Log Book Rituals: keeping it up to date
A Pilot Log Book is an essential part of your flight equipment, so what are the rules and regulations around how often to log hours?
The short answer is … there aren’t any. This means that logging varies wildly from those who fill it in after each flight, to those who take the ‘roster-buster’ retrospective approach. The only non-negotiable it that it gets done!
Of course it helps to have a durable and compact style Log Book, so you can comfortably keep it with you, wherever and whenever you fly.
EASA regulations stipulate that Pilots are required to “maintain” their Log Books, but luckily for those who’d rather put it off, regularity isn’t specified.
Keeping a Log Book during training
First flights are unforgettable and inaugural hours logging is a pilot’s rite of passage.
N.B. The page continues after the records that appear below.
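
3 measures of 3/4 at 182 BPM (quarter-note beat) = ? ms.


Solution.
Quarter-note beat duration = 60000 / 182 ms
Beats per measure (3/4) = 3
One measure = 3 × 60000 / 182 = 180000 / 182 ms
3 measures = 3 × 180000 / 182 = 540000 / 182
= 2967.0 ms


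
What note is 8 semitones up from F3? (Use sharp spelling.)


Reasoning:
F3: chromatic position 5 in octave 3 → absolute = 3×12 + 5 = 41
Transpose up 8: 41 + 8 = 49
49 = 4×12 + 1 → C# in octave 4
Result = C#4


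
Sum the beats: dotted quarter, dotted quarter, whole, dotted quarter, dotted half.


Solution.
Beat values:
  dotted quarter = 1.5 beats
  dotted quarter = 1.5 beats
  whole = 4 beats
  dotted quarter = 1.5 beats
  dotted half = 3 beats
Sum = 1.5 + 1.5 + 4 + 1.5 + 3
= 11.5 beats


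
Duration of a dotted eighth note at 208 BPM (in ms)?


One quarter-note beat = 60000 / BPM = 60000 / 208 ms
Dotted eighth note = 3/4 × quarter note
Duration = 3/4 × 60000 / 208 = 45000 / 208
= 216.3 ms


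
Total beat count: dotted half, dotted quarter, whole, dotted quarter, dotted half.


Let's work it out.
Beat values:
  dotted half = 3 beats
  dotted quarter = 1.5 beats
  whole = 4 beats
  dotted quarter = 1.5 beats
  dotted half = 3 beats
Sum = 3 + 1.5 + 4 + 1.5 + 3
= 13 beats


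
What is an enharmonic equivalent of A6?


Enharmonic notes sound the same pitch but are spelled with different letter names
A and G## name the same pitch class
= G##6


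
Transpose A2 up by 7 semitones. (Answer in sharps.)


Step by step:
A2: chromatic position 9 in octave 2 → absolute = 2×12 + 9 = 33
Transpose up 7: 33 + 7 = 40
40 = 3×12 + 4 → E in octave 3
Result = E3


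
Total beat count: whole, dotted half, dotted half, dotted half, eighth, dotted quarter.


Beat values:
  whole = 4 beats
  dotted half = 3 beats
  dotted half = 3 beats
  dotted half = 3 beats
  eighth = 0.5 beats
  dotted quarter = 1.5 beats
Sum = 4 + 3 + 3 + 3 + 0.5 + 1.5
= 15 beats


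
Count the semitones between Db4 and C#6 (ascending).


Working:
Absolute semitone position = octave×12 + chromatic position
Db4: 4×12 + 1 = 49
C#6: 6×12 + 1 = 73
Difference = 73 - 49 = 24
= 24 semitones


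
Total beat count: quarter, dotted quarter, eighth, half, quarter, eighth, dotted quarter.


Solution.
Beat values:
  quarter = 1 beat
  dotted quarter = 1.5 beats
  eighth = 0.5 beats
  half = 2 beats
  quarter = 1 beat
  eighth = 0.5 beats
  dotted quarter = 1.5 beats
Sum = 1 + 1.5 + 0.5 + 2 + 1 + 0.5 + 1.5
= 8 beats


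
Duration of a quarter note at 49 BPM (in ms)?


Step by step:
One quarter-note beat = 60000 / BPM = 60000 / 49 ms
Duration = 60000 / 49
= 1224.5 ms


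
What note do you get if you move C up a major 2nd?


Step by step:
major 2nd: 2 letter names, 2 semitones
Letter: C + 1 → D
Pitch: C + 2 semitones, spelled as a D → D
= D


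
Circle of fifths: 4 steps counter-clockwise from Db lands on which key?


Each counter-clockwise step moves down a perfect 5th (= up a perfect 4th)
From Db: Db → F#/Gb → B → E → A
= A


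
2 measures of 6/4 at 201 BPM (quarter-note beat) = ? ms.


Working:
Quarter-note beat duration = 60000 / 201 ms
Beats per measure (6/4) = 6
One measure = 6 × 60000 / 201 = 360000 / 201 ms
2 measures = 2 × 360000 / 201 = 720000 / 201
= 3582.1 ms


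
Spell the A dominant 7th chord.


Dominant 7th chord = root + major 3rd + perfect 5th + minor 7th
Seventh chords stack in thirds, so the letter names are A-C-E-G
Root: A
Major 3rd above A: C#
Perfect 5th above A: E
Minor 7th above A: G
Chord = A C# E G


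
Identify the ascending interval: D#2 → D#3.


Letter names: D → D spans 8 letter names → an octave
Semitones: D#2 → D#3 = 12 half-steps
An octave of 12 semitones is a perfect octave
= perfect octave


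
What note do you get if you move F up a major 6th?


Reasoning:
major 6th: 6 letter names, 9 semitones
Letter: F + 5 → D
Pitch: F + 9 semitones, spelled as a D → D
= D


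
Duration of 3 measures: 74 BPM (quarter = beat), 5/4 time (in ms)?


Working:
Quarter-note beat duration = 60000 / 74 ms
Beats per measure (5/4) = 5
One measure = 5 × 60000 / 74 = 300000 / 74 ms
3 measures = 3 × 300000 / 74 = 900000 / 74
= 12162.2 ms


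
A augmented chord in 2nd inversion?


Let's work it out.
Root position: A C# E#
2nd inversion: move root and 3rd up an octave
Bass note: E#
Notes (bottom to top) = E# A C#


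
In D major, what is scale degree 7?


Major scale pattern: W-W-H-W-W-W-H (2-2-1-2-2-2-1 semitones)
Starting from D:
  D + 2 semitones → E
  E + 2 semitones → F#
  F# + 1 semitone → G
  G + 2 semitones → A
  A + 2 semitones → B
  B + 2 semitones → C#
  C# + 1 semitone → D
Scale: D E F# G A B C#
Degree 7 = C#


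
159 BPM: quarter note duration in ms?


Solution.
One quarter-note beat = 60000 / BPM = 60000 / 159 ms
Duration = 60000 / 159
= 377.4 ms


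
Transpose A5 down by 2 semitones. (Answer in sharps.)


Step by step:
A5: chromatic position 9 in octave 5 → absolute = 5×12 + 9 = 69
Transpose down 2: 69 - 2 = 67
67 = 5×12 + 7 → G in octave 5
Result = G5


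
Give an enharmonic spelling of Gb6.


Working:
Enharmonic notes sound the same pitch but are spelled with different letter names
Gb and F# name the same pitch class
= F#6


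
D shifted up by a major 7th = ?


Let's work it out.
major 7th: 7 letter names, 11 semitones
Letter: D + 6 → C
Pitch: D + 11 semitones, spelled as a C → C#
= C#


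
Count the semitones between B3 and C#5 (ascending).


Reasoning:
Absolute semitone position = octave×12 + chromatic position
B3: 3×12 + 11 = 47
C#5: 5×12 + 1 = 61
Difference = 61 - 47 = 14
= 14 semitones


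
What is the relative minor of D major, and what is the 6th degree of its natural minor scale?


The relative minor shares the major's key signature and starts on its 6th degree
6th degree = a major 6th above the tonic; a major 6th above D is B
→ relative minor of D major is B minor
B natural minor scale: B C# D E F# G A
= B minor; 6th degree = G


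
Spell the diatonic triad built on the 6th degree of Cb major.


Let's work it out.
Cb major scale: Cb Db Eb Fb Gb Ab Bb
Diatonic triad on degree 6 stacks scale notes 6, 1, 3: Ab Cb Eb
Ab→Cb = 3 semitones; Ab→Eb = 7 semitones → minor triad
= Ab Cb Eb (minor)


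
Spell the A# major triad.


Major triad = root + major 3rd (4 semitones) + perfect 5th (7 semitones)
A triad on A# stacks thirds, so the chord tones use letter names A-C-E
Root: A#
Major 3rd above A#: C##
Perfect 5th above A#: E#
Chord = A# C## E#


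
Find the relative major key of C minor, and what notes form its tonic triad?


Solution.
The relative major shares the key signature and is a minor 3rd above the minor tonic
A minor 3rd above C is Eb
→ relative major of C minor is Eb major
Tonic triad of Eb major = root + major 3rd + perfect 5th = Eb G Bb
= Eb major; triad = Eb G Bb


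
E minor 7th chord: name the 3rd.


Reasoning:
Minor 7th chord = root + minor 3rd + perfect 5th + minor 7th
Seventh chords stack in thirds, so the letter names are E-G-B-D
Root: E
Minor 3rd above E: G
Perfect 5th above E: B
Minor 7th above E: D
The 3rd = G


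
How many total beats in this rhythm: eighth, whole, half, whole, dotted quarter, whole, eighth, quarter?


Reasoning:
Beat values:
  eighth = 0.5 beats
  whole = 4 beats
  half = 2 beats
  whole = 4 beats
  dotted quarter = 1.5 beats
  whole = 4 beats
  eighth = 0.5 beats
  quarter = 1 beat
Sum = 0.5 + 4 + 2 + 4 + 1.5 + 4 + 0.5 + 1
= 17.5 beats


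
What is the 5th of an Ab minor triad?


Working:
Minor triad = root + minor 3rd (3 semitones) + perfect 5th (7 semitones)
A triad on Ab stacks thirds, so the chord tones use letter names A-C-E
Root: Ab
Minor 3rd above Ab: Cb
Perfect 5th above Ab: Eb
The 5th = Eb


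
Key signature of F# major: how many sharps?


Solution.
Sharp major keys follow the circle of fifths: C(0), G(1), D(2), A(3), E(4), B(5), F#(6), C#(7)
F# major has 6 sharps
Order of sharps: F# C# G# D# A# E# B# → first 6: F#, C#, G#, D#, A#, E#
= 6 sharps


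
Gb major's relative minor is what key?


Solution.
The relative minor shares the major's key signature and starts on its 6th degree
6th degree = a major 6th above the tonic; a major 6th above Gb is Eb
→ relative minor of Gb major is Eb minor
= Eb minor


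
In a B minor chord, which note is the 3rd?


Reasoning:
Minor triad = root + minor 3rd (3 semitones) + perfect 5th (7 semitones)
A triad on B stacks thirds, so the chord tones use letter names B-D-F
Root: B
Minor 3rd above B: D
Perfect 5th above B: F#
The 3rd = D


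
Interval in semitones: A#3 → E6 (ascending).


Step by step:
Absolute semitone position = octave×12 + chromatic position
A#3: 3×12 + 10 = 46
E6: 6×12 + 4 = 76
Difference = 76 - 46 = 30
= 30 semitones


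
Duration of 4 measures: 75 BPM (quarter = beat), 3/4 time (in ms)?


Solution.
Quarter-note beat duration = 60000 / 75 ms
Beats per measure (3/4) = 3
One measure = 3 × 60000 / 75 = 180000 / 75 ms
4 measures = 4 × 180000 / 75 = 720000 / 75
= 9600.0 ms


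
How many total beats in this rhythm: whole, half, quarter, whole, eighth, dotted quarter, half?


Let's work it out.
Beat values:
  whole = 4 beats
  half = 2 beats
  quarter = 1 beat
  whole = 4 beats
  eighth = 0.5 beats
  dotted quarter = 1.5 beats
  half = 2 beats
Sum = 4 + 2 + 1 + 4 + 0.5 + 1.5 + 2
= 15 beats


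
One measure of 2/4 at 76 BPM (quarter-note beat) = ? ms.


Quarter-note beat duration = 60000 / 76 ms
Beats per measure (2/4) = 2
One measure = 2 × 60000 / 76 = 120000 / 76 ms
= 1578.9 ms


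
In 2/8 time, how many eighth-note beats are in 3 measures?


Time signature 2/8: the bottom number 8 means the eighth note gets one count
The top number 2 means 2 eighth-note beats per measure
Total = 2 × 3 measures
= 6 eighth-note beats


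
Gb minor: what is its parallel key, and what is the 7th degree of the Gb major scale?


Step by step:
Parallel keys share the same tonic but differ in mode
Gb minor → parallel is Gb major
Gb major scale: Gb Ab Bb Cb Db Eb F
= Gb major; 7th degree = F


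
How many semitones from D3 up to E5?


Step by step:
Absolute semitone position = octave×12 + chromatic position
D3: 3×12 + 2 = 38
E5: 5×12 + 4 = 64
Difference = 64 - 38 = 26
= 26 semitones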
Your first few flights are ones you will simply never forget; each one brings a further achievement.
With a Log Book, you get to preserve each one - remember that amazing feeling when you went solo? We love a bit of nostalgia as much as the next Pilot...
Your Log Book isn’t just a record; it’s a celebration of each and every accomplishment.
Keeping a Log Book on the line
Line flying – as epic as it is aspirational. Your transition onto the line marks the start of an incredible professional pilot career. Once again, your Log Book provides a brilliant opportunity to document those raw feelings of a once-in-a-lifetime achievement – one that very few will ever experience. It’s the start of your career journey right here on paper.
Let’s face it, for seasoned professionals updating your Log Book can become less exciting. On the other hand, flicking back through it – destinations, crews, the unexpected and the overcome - never gets old.
What do professional Pilots say?
We spoke to a handful of line flying First Officers this week and results were varying – really varying. Some of the most diligent pilots take incredible pride in logging hours after each flight – it’s a ritual in their working day.
Others say that they keep rough notes of actual flight time, and then dedicate a ‘life admin’ day to writing it out with precision – this can be anything from once a week to every few months. Essentially, like a Log Book itself, it’s totally personal.
What advice do Aileron customers have for keeping a Log Book up to date?
My old Log Book was actually a nuisance, totally the wrong size and with all my other flight bag equipment I actually didn't carry it with me, I would use my block of days off to fill out my hours.